Article 4 de la Directive 2001/18/CE du 12 mars 2001 relative à la dissémination volontaire d'organismes génétiquement modifiés dans l'environnement

1.  Les États membres veillent, conformément au principe de précaution, à ce que toutes les mesures appropriées soient prises afin d'éviter les effets négatifs sur la santé humaine et l'environnement qui pourrait résulter de la dissémination volontaire ou de la mise sur le marché d'OGM. Les OGM ne peuvent être disséminés volontairement dans l'environnement ou mis sur le marché que selon les dispositions prévues respectivement dans la partie B ou C.

2.  Quiconque veut adresser une notification au titre de la partie B ou C, doit procéder auparavant à une évaluation des risques pour l'environnement. Les informations pouvant être nécessaires pour procéder à cette évaluation sont décrites à l'annexe III. Les États membres et la Commission veillent à ce que l'on accorde une attention particulière aux OGM qui contiennent des gènes exprimant une résistance aux antibiotiques utilisés pour des traitements médicaux ou vétérinaires lors de l'évaluation des risques pour l'environnement, en vue d'identifier et d'éliminer progressivement des OGM les marqueurs de résistance aux antibiotiques qui sont susceptibles d'avoir des effets préjudiciables sur la santé humaine et l'environnement. Cette élimination progressive a lieu d'ici le 31 décembre 2004 dans le cas des OGM mis sur le marché conformément à la partie C et d'ici le 31 décembre 2008 dans le cas des OGM autorisés en vertu de la partie B.

3.  Les États membres et, le cas échéant, la Commission veillent à ce que soit effectuée, cas par cas, une évaluation précise des effets néfastes potentiels sur la santé humaine et l'environnement, susceptibles de découler directement ou indirectement du transfert de gènes d'OGM à d'autres organismes. Cette évaluation est effectuée conformément à l'annexe II, compte tenu des incidences sur l'environnement en fonction de la nature de l'organisme introduit et de l'environnement récepteur.

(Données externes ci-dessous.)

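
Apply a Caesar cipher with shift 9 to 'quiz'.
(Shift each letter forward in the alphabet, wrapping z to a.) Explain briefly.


Shift each letter by 9: q -> z, u -> d, i -> r, z -> i. Result: 'zdri'.

zdri


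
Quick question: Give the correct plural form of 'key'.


Apply rule: Add -s. 'key' becomes 'keys'.

keys


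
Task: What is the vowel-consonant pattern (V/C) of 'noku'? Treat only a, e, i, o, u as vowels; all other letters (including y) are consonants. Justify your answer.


Letter mapping: n = C, o = V, k = C, u = V.

CVCV


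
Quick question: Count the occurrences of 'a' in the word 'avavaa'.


Letter 'a' in 'avavaa': found at position(s) 1, 3, 5, 6 = 4 occurrence(s).

4


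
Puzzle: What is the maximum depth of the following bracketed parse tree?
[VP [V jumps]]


Count bracket nesting levels:
'[' at pos 0: depth = 1
'[' at pos 4: depth = 2
Maximum depth reached: 2

2


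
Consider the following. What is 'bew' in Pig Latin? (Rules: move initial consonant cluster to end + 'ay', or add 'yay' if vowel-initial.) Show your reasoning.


'bew': move consonant cluster 'b' to end and add 'ay': 'ewbay'.

ewbay


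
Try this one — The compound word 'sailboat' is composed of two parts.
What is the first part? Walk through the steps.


Split 'sailboat' into 'sail' + 'boat'. The first part is 'sail'.

sail


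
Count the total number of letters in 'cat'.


Spell out 'cat' and number each letter: c(1), a(2), t(3). Total: 3 letters.

3


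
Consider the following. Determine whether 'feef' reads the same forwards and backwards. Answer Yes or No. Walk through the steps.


Forward: 'feef'
Reversed: 'feef'
They are identical.

Yes


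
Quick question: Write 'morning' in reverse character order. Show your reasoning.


Reverse 'morning' character by character: 'gninrom'.

gninrom


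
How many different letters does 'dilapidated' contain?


Unique letters in 'dilapidated': {a, d, e, i, l, p, t} = 7 distinct letters.

7


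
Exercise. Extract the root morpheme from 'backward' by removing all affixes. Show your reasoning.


Remove suffix '-ward' from 'backward' to get root 'back'.

back


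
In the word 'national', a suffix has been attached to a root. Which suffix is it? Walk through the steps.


The word 'national' = 'nation' (root) + '-al' (suffix). The suffix is '-al'.

al


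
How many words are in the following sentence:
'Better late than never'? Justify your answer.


Split into words: Better | late | than | never = 4 words.

4


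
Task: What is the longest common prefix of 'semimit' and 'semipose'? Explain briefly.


Compare from the start: 4 characters match: 'semi'. Mismatch at position 5: 'm' vs 'p'.

semi


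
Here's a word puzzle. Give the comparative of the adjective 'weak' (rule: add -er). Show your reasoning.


Apply comparative formation (add -er): 'weak' -> 'weaker'.

weaker


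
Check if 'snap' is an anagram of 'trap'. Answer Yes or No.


Sorted letters of 'snap': 'anps'
Sorted letters of 'trap': 'aprt'
They do not match.

No


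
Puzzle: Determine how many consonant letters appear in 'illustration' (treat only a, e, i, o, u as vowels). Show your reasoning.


Consonants in 'illustration': l, l, s, t, r, t, n = 7 consonants.

7


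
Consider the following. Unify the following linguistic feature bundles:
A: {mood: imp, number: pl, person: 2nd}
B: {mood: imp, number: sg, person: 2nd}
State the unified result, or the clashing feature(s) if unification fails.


Compare features:
mood: A=imp vs B=imp -> unified: imp
number: A=pl vs B=sg -> CLASH
person: A=2nd vs B=2nd -> unified: 2nd
Clash detected on feature 'number' (pl vs sg); unification fails.

CLASH on 'number' (pl vs sg)


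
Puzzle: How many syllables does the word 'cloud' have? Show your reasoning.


Break 'cloud' into syllables: cloud -> cloud = 1 syllable

1 syllable


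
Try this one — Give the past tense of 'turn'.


Apply rule: Add -ed. 'turn' becomes 'turned'.

turned


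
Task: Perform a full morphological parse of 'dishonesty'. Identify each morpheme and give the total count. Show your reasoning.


Step 1: Identify prefix: 'dis' (meaning: not/apart)
Step 2: Identify root: 'honest'
Step 3: Identify suffix(es): 'y'
Decomposition: dis- (prefix: not/apart) + honest (root) + -y (suffix: quality)
Total morphemes: 3

3 morphemes (dis- (prefix: not/apart) + honest (root) + -y (suffix: quality))


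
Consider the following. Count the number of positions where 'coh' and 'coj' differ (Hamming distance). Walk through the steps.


Alignment:
Position 1: 'c' vs 'c' = match
Position 2: 'o' vs 'o' = match
Position 3: 'h' vs 'j' = DIFFER
Total differences: 1

1


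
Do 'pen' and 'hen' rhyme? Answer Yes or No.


Rime (stressed vowel + following sounds) of 'pen': -en = /ɛn/
Rime of 'hen': -en = /ɛn/
/ɛn/ and /ɛn/ are the same ending sound, so the words rhyme.

Yes


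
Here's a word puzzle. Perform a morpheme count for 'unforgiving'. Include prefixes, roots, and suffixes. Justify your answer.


Decomposition: un- (prefix) + forgive (root) + -ing (suffix) = 3 morpheme(s)

3 morphemes


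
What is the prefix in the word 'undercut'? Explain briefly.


The word 'undercut' = 'under' (prefix) + 'cut' (root). The prefix is 'under'.

under


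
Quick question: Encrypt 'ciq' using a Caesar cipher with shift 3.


Shift each letter by 3: c -> f, i -> l, q -> t. Result: 'flt'.

flt


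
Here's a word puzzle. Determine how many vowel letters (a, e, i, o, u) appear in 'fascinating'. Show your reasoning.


Vowels in 'fascinating': a, i, a, i = 4 vowels.

4


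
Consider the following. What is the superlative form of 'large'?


Apply superlative formation (ends in e: add -st): 'large' -> 'largest'.

largest


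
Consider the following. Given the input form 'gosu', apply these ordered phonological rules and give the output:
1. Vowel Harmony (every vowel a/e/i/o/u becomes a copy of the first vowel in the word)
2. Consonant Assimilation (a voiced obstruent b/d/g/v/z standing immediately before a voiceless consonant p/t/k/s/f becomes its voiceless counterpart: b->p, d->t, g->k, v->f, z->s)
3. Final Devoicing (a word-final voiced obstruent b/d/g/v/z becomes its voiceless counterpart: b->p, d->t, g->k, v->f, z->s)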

4.  Les États membres désignent la ou les autorités compétentes chargées d'appliquer les exigences de la présente directive. L'autorité compétente examine si les notifications prévues dans les parties B et C sont conformes aux exigences de la présente directive et si l'évaluation prévue au paragraphe 2 est satisfaisante.

5.  Les États membres veillent à ce que l'autorité compétente organise des inspections et, le cas échéant, prenne d'autres mesures de contrôle afin d'assurer le respect de la présente directive. En cas de dissémination d'un ou de plusieurs OGM ou de mise sur le marché d'un ou de plusieurs OGM en tant que produits ou éléments de produits pour lesquels aucune autorisation n'a été délivrée, l'État membre concerné veille à ce que les mesures nécessaires soient prises pour mettre fin à la dissémination ou à la mise sur le marché, pour remédier au besoin à ses effets et pour informer son public, la Commission et les autres États membres.